Intrige Ein keineswegs lupenreiner Held

✮✮✮✮ „Intrige“ von Roman Polanski: Spannender historischer Thriller über die Dreyfus-Affäre.

 Ist Dreyfus wirklich schuldig? Dem Offizier Marie-Georges Picquart (Jean Dujardin) kommen Zweifel.

Ist Dreyfus wirklich schuldig? Dem Offizier Marie-Georges Picquart (Jean Dujardin) kommen Zweifel.

Foto: Weltkino Verleih

Roman Polanski war nie ein Regisseur für den ganz großen Schauwert um seiner selbst willen. Lieber sezierte er das psychologische Unterfutter von Filmfiguren, zu denen er wenig Sympathie, ja oft genug Ablehnung und sogar Verachtung zu empfinden schien. Nun aber, in seinem jüngsten Film, ist das auffallend anders.

Gleich die erste Einstellung wirkt seltsam entrückt, obwohl es um so viel geht. Ein Exerzierplatz, umsäumt von Hunderten Soldaten unter dunklem Himmel, bildet die Kulisse, die ein Offizier nebst Eskorte durchschreitet, um die Schmach der soldatischen Entehrung erdulden zu müssen. Alfred Dreyfus ist bis zu diesem Zeitpunkt ein ehrgeiziger Offizier mit glänzender Karriere. Allerdings ist Dreyfus auch Jude, was im Generalstab als Schandfleck gewertet wird. Der Mann muss weg. In einem Sensationsprozess wird Dreyfus wegen Hochverrats zu lebenslänglicher Haft auf der Teufelsinsel verurteilt.

Einige Zeit später wird Jacques Picquart nach Paris beordert. Der angesehene Colonel ist glänzend beleumundet und bekommt die Leitung des Geheimdienstes zugesprochen. Picquart findet eine desolate Dienststelle vor, deren Zweck nicht Aufklärung, sondern das Gegenteil zu sein scheint. Bei seinen Aufräumarbeiten stößt er auf Dokumente, die auf ein ungeheuerliches Komplott weisen. Picquart erkennt die perfide Natur einer Gegnerschaft, die für Standes- und Rassendünkel die Integrität des Staates zu missbrauchen bereit ist.

Vor über zehn Jahren bereits zeigte Roman Polanski sich an einer filmischen Aufbereitung der Dreyfus-Affäre interessiert und trat dafür in Kontakt mit dem von ihm hoch geschätzten Autor Robert Harris.

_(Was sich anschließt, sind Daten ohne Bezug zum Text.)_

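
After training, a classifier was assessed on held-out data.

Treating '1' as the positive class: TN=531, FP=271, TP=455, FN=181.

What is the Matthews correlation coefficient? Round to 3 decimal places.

MCC = (TP·TN − FP·FN) / √((TP+FP)(TP+FN)(TN+FP)(TN+FN))
Numerator = 455·531 − 271·181 = 192554
Denominator = √(726·636·802·712) = √263662337664 = 513480.6108
MCC = 192554 / 513480.6108 = 0.375

0.375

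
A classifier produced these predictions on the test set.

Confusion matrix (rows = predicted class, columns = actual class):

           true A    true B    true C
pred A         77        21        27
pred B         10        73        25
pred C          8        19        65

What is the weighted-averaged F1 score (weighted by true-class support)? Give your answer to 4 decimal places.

0.6582

Per-class F1 score (2·TP/(2·TP+FP+FN)):
  A: TP=77, FP=21+27=48, FN=10+8=18 → 154/220 = 0.70000
  B: TP=73, FP=10+25=35, FN=21+19=40 → 146/221 = 0.66063
  C: TP=65, FP=8+19=27, FN=27+25=52 → 130/209 = 0.62201
Weighted-F1 score = Σ (supportᵢ/N)·F1 scoreᵢ with N=325: (95/325)·0.70000 + (113/325)·0.66063 + (117/325)·0.62201 = 0.6582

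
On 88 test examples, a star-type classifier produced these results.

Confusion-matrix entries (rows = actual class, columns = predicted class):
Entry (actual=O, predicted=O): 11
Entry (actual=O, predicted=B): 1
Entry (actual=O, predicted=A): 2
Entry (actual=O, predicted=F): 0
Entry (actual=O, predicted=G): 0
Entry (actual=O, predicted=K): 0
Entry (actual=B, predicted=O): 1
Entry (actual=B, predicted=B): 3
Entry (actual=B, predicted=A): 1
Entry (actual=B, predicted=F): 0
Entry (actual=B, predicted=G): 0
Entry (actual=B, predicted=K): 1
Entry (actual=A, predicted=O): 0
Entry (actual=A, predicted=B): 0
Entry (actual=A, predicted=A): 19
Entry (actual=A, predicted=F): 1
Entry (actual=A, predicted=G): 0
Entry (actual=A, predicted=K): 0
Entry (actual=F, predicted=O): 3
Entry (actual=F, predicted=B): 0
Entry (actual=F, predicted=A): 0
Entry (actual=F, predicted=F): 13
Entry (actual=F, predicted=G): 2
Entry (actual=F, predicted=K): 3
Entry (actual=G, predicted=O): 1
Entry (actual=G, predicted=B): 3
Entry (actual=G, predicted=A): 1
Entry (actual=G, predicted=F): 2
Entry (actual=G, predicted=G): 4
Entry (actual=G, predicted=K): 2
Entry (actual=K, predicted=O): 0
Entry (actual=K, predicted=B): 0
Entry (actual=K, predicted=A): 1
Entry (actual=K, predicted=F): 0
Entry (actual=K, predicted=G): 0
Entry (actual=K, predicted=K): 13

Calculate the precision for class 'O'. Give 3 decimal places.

Treat 'O' as positive and all other classes as negative.
precision = TP/(TP+FP).
O: TP=11, FP=1+0+3+1+0=5 → 11/16 = 0.6875

0.688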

Polanski adaptierte Harris‘ Roman „Der Ghostwriter“, Harris verfasste in der Folge seine Romanversion der Dreyfus-Affäre, aus der Polanski nun einen Film von bestechender Klarheit und Präzision destillierte. Räume mit staubigen Aktenbergen und verqualmter Holztäfelungen erwirken ein muffiges Klima, in dem hinter jeder Tür ein unerwünschter Lauscher Geheimnisse verraten und Ermittlungen zunichtemachen kann.

Jean Dujardin spielt einen keineswegs lupenreinen Helden; Picquart unterhält eine Affäre mit einer verheirateten Frau, wofür sich Polanski einmal mehr der üppigen Reize seiner Frau Emmanuelle Seigner bedient. Die moralische Verfehlung aber wiegt in der Deutung von Polanski/Harris nichts angesichts einer untadeligen Dienstpflicht gegenüber höheren Interessen. Der Film dazu ist ein dicht gewirkter historischer Thriller, der so spannend ist, dass es keine Rolle spielt, dass im Geschichtsbuch steht, wie es ausgehen wird.

Fra/Ita 2019, 132 Min., Camera Zwo (Sb); Regie: Roman Polanski; Buch: Polanski, Robert Harris; Kamera: Pawel Edelman; Musik: Alexandre Desplat; Besetzung: Jean Dujardin, Louis Garrel, Emmanuelle Seigner, Grégory Gadebois.